Kadosh dir. by Amos Gitai (1999, 110 min., Israel) In Hebrew with English subtitles
Set in the Mea Sherim quarter of Jerusalem, an enclave of the ultra-Orthodox, Kadosh explores a hermetic world almost never seen on the screen. Here, for ten years, the pious Rivka (Yael Abecassis) has devoted herself to her husband Meir (Yoram Hattab), but their marriage remains childless. Presumed barren, she is rejected by her community, which prizes children above all else. The story that follows relates the harrowing fate of Rivka, and also her beloved sister Malka (Meital Barda), in love with a young man who has fled the community to lead a secular life.
Kippur dir. by Amos Gitai (2000, 124 min., Egypt) In Hebrew with English subtitles
Taking place in 1973 during the Yom Kippur War, in which Egypt and Syria launched attacks in Sinai and the Golan Heights. Although the story is told from the perspective of Israeli soldiers, the film is far from being an exercise in propaganda. We are led by Weinraub (Liron Levo) and his friend Ruso (Tomer Ruso) on a day that begins with quiet city streets but ends with death, destruction and devastation of both body and mind.

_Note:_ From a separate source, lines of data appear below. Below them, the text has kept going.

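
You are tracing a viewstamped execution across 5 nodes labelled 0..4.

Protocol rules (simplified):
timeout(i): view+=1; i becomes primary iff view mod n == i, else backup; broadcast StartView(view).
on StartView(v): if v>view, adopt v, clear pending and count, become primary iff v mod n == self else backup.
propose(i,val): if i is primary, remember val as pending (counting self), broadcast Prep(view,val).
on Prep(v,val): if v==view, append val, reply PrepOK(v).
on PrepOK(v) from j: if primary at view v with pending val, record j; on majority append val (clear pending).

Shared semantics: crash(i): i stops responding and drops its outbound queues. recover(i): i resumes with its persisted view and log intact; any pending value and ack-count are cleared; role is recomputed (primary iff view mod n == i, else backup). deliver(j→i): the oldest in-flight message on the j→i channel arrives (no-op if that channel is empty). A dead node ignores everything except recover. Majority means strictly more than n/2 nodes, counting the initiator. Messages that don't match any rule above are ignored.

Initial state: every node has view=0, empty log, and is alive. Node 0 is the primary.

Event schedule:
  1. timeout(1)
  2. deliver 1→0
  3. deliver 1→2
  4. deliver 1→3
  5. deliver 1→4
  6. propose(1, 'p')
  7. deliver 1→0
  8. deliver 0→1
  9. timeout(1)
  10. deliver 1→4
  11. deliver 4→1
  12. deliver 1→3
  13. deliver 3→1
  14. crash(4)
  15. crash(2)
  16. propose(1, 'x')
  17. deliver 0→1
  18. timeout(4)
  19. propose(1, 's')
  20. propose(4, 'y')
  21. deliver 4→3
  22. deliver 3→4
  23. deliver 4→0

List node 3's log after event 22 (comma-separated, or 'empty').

[1] timeout(1) → N1(prim v1 [-])
[2] deliver 1→0 → N0(back v1 [-])
[3] deliver 1→2 → N2(back v1 [-])
[4] deliver 1→3 → N3(back v1 [-])
[5] deliver 1→4 → N4(back v1 [-])
[6] propose(1,'p') → ∅
[7] deliver 1→0 → N0(back v1 [p])
[8] deliver 0→1 → ∅
[9] timeout(1) → N1(back v2 [-])
[10] deliver 1→4 → N4(back v1 [p])
[11] deliver 4→1 → ∅
[12] deliver 1→3 → N3(back v1 [p])
[13] deliver 3→1 → ∅
[14] crash(4) → N4(✗back v1 [p])
[15] crash(2) → N2(✗back v1 [-])
[16] propose(1,'x') → ∅
[17] deliver 0→1 → ∅
[18] timeout(4) → ∅
[19] propose(1,'s') → ∅
[20] propose(4,'y') → ∅
[21] deliver 4→3 → ∅
[22] deliver 3→4 → ∅

p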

Disengagement dir. by Amos Gitai (2007, 115 min., Israel) In Hebrew and English with English subtitles
This Venice and Toronto favorite stars Juliette Binoche as Ana, who is reunited with her estranged Israeli stepbrother, Uli (Liron Levo), who travels to France after their father's death. Ana decides to return to Israel to search for the daughter she gave up at birth 20 years ago. Crossing frontiers by car, train and boat, Ana and Uli are caught up in the turmoil of the 2005 military-enforced disengagement of Israeli settlers from Gaza.
Kedma dir. by Amos Gitaï (2004, 100 min., Israel) In Hebrew with English subtitles
An Official Selection at the 2002 Cannes Film Festival, KEDMA is renowned Israeli filmmaker Amos Gitai's (Kippur, Kadosh) powerful drama about a group of European Jewish refugees who arrive at Palestine in the critical year of 1948. Carried on the deck of the freighter Kedma, they come ashore to find not the Promised Land of milk and honey, but a war-torn desert in the bloody throes of transformation into the state of Israel. Rescued from a British army ambush at beachside by Palmach Jewish guerillas, the Kedma's ragged refugees are remade into soldiers expected to offer their lives to defend a nation that does not yet exist in a land they've never known.

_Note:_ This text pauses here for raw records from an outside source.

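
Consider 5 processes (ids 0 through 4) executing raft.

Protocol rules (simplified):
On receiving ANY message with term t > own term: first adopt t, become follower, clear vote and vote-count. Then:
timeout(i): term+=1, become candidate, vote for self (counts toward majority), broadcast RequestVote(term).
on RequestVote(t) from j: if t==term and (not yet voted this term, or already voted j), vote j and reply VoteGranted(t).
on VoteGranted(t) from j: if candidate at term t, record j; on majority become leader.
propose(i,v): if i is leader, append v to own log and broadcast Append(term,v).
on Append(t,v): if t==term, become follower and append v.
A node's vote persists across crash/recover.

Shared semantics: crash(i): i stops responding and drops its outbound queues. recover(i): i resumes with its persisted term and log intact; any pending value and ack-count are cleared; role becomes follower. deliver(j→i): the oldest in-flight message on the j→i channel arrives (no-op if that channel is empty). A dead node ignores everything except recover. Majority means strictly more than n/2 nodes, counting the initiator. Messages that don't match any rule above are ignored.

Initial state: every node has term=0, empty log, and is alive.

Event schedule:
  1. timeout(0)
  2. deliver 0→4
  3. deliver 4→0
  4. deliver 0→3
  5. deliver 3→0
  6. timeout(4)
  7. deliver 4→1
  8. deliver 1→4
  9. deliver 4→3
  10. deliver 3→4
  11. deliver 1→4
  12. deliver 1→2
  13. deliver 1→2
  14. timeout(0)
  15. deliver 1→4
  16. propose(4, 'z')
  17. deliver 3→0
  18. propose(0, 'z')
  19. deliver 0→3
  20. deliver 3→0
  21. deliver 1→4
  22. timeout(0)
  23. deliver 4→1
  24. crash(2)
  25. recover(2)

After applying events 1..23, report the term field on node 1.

2

[1] timeout(0) → N0(cand t1 [-])
[2] deliver 0→4 → N4(foll t1 [-])
[3] deliver 4→0 → ∅
[4] deliver 0→3 → N3(foll t1 [-])
[5] deliver 3→0 → N0(lead t1 [-])
[6] timeout(4) → N4(cand t2 [-])
[7] deliver 4→1 → N1(foll t2 [-])
[8] deliver 1→4 → ∅
[9] deliver 4→3 → N3(foll t2 [-])
[10] deliver 3→4 → N4(lead t2 [-])
[11] deliver 1→4 → ∅
[12] deliver 1→2 → ∅
[13] deliver 1→2 → ∅
[14] timeout(0) → N0(cand t2 [-])
[15] deliver 1→4 → ∅
[16] propose(4,'z') → N4(lead t2 [z])
[17] deliver 3→0 → ∅
[18] propose(0,'z') → ∅
[19] deliver 0→3 → ∅
[20] deliver 3→0 → ∅
[21] deliver 1→4 → ∅
[22] timeout(0) → N0(cand t3 [-])
[23] deliver 4→1 → N1(foll t2 [z])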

Or (My Treasure) dir. by Keren Yedaya (2004, 100 min., Israel) In Hebrew with English subtitles
Or (Dana Ivgy), a pretty and popular Tel Aviv high school student, works nights at a neighborhood restaurant while taking her first tentative steps out of innocence and into first love. But Or's real full-time job is looking after her mother Ruthie (Ronit Elkabetz). After twenty dehumanizing years of curbside prostitution, Ruthie's survival instincts have begun to deteriorate, and it's up to Or to see that mother and daughter don't both wind up on the street together. Or's love, loyalty and resourcefulness are put to the test as Ruthie's compulsive self-destructiveness keeps driving her back into prostitution. As the cruel realities of marginalized city life multiply, Or is forced to choose between her mother's bottomless needs and having an uncorrupted life of her own.
The Band’s Visit (Bikur Ha-Tizmoret) dir. by Eran Kolirin (2007, 87 min., Israel) In Hebrew, Arabic w/ English subs
A brass band comprised of members of the Egyptian police force head to Israel to play at the inaugural ceremony of an Arab arts center. But due to bureaucracy, bad luck, or for whatever reason, find themselves stranded in a desolate, almost forgotten, small Israeli town, somewhere in the heart of the desert.
Tikkun dir. by Avishai Sivan (2015, 119 min., Israel) In Hebrew and Yiddish with English subtitles
After an accident, Haim-Aaron feels overwhelmed by a sudden awakening of his body and suspects this is God testing him. The film combines an observant look inside an ultra-Orthodox Jewish community with a nightmarish, surreal spiritual journey. Shot in haunting black-and-white, Tikkun doesn’t simply chronicle a crisis of faith, it also puts the viewer inside the harrowing experience.
Ajami dir. by Scandar Copti and Yaron Shani (2009, 126 min., Israel) In Arabic and Hebrew with English subtitles
The film is comprised of five stories of life on the margins of an Arab ghetto in the Israeli city of Jaffa. Teeming with illegal Palestinian immigrants, Israeli Arabs, Christians and Jews, Ajami is a cloistered urban neighborhood often times as dangerous as the front lines of Gaza. Working with a cast of non-professionals in the real streets, back alleys, nightclubs and rooftops of Ajami itself, co-directors Yaron Shani and Scandar Copti have crafted a cross-cultural film that deftly meshes characters and conflicts with unsentimental compassion and uncompromising realism.
Ushpizin dir. by Gidi Dar (2004, 90 min., Israel) In Hebrew and Yiddish with English subtitles
With unprecedented access, filmmaker Gidi Dar brings the insular world of Orthodox Jews in Jerusalem to the screen. Moshe (Shuli Rand), once a secular Jew, has become an ultra-Orthodox Jew and has settled into an ascetic existence along with his wife, Mali (Michal Bat Sheva Rand). With the harvest festival of Sukkot around the corner, Moshe is broke, and asks for help from a yeshiva charitable fund in order to build a sukkah and acquire the perfect citron. Moshe is told the fund has been depleted, and he and Mali are left with no options but to pray for a miracle. But they soon discover that even miracles can bring about unexpected challenges, and Moshe is forced to confront his checkered past.